The study highlights the sensitivity of reef-building to climatic variability. During a period of relatively warm climate ~7,000 years ago, known as the “mid-Holocene climatic optimum,” Florida’s coral reefs grew apace with reefs elsewhere in the western Atlantic. As the climate cooled during the late Holocene, however, reef accretion declined rapidly (Fig. 3). By 3,000 years ago, reef-building had ceased throughout the majority of the reef tract, signaling the geological shutdown of Florida’s reefs.

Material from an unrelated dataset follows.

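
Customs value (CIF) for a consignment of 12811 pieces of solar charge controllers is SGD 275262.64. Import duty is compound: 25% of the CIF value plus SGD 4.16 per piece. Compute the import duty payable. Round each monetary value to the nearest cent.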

Florida’s reefs have grown little in the last 3,000 years, but existing ecological studies suggest that the decline in coral populations and the transition to reef erosion was a recent phenomenon. Apparently, the living veneer of coral that capped Florida’s reefs was, until recently, able to prevent the transition to reef erosion. Although climatic cooling suppressed reef accretion in south Florida in the past, most of the world’s reefs now have the opposite problem: it’s becoming too warm for corals to survive. Modern climate change and other anthropogenic disturbances have caused widespread coral mortality, removing that protective living-coral barrier and potentially pushing reefs past a tipping point at which the reef structures built over thousands of years are now at risk of rapidly eroding away (Fig. 3).
These findings are described in the article entitled A 3000-year lag between the ecological and geological shutdown of Florida’s coral reefs, recently published in the journal Global Change Biology. This work was conducted by Lauren T. Toth, Ilsa B. Kuffner, and Anastasios Stathakopoulos from the U.S. Geological Survey Coastal and Marine Science Center in St. Petersburg, FL, and Eugene A. Shinn from the University of South Florida’s College of Marine Science.